Many years ago, you said that a writer’s job is to use the time of a stranger in such a way that he or she will not feel the time was wasted. There are a lot of ways for a stranger to pass time these days.

That’s right. There are all these other things to do with time. It used to be people would wonder what the hell they were going to do for the winter. Then a big book would come out — a big, wonderful book — and everybody would be reading it to pass the time. It was a very primitive experiment, before television, where people would have to look at ink on paper, for God’s sake. I myself grew up when radio was very important. I’d come home from school and turn on the radio. There were funny comedians and wonderful music, and there were plays. I used to pass time with radio. Now, you don’t have to be literate to have a nice time.

You’ve stated that television is one of the most viable art forms in the world today.

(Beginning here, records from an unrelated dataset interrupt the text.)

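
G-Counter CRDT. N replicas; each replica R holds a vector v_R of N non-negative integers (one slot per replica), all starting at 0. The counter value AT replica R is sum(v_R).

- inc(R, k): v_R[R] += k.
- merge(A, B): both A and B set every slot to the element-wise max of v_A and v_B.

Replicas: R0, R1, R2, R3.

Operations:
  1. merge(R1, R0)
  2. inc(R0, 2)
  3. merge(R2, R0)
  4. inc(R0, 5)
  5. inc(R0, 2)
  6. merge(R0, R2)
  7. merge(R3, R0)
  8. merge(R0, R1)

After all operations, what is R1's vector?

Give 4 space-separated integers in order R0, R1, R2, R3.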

Well, it is. It works like a dream. It’s a way to hold attention, and it’s awfully good at that. For a lot of people, TV is life itself. Churches used to provide people with better company than they had at home, but now, no matter what your neighborhood life or family life is like, you turn on the television and you get relatives, family. I don’t know if you’ve heard about this, but scientists have created baby geese that believe that an airplane is their mother. Human beings will believe in all kinds of things that aren’t true, and that’s okay. And TV is a part of that.

Is there another book in you, by chance?

No. Look, I’m 84 years old. Writers of fiction have usually done their best work by the time they’re 45. Chess masters are through when they’re 35, and so are baseball players. There are plenty of other people writing. Let them do it.

So what’s the old man’s game, then?

My country is in ruins. So I’m a fish in a poisoned fishbowl. I’m mostly just heartsick about this. There should have been hope. This should have been a great country. But we are despised all over the world now. I was hoping to build a country and add to its literature. That’s why I served in World War II, and that’s why I wrote books.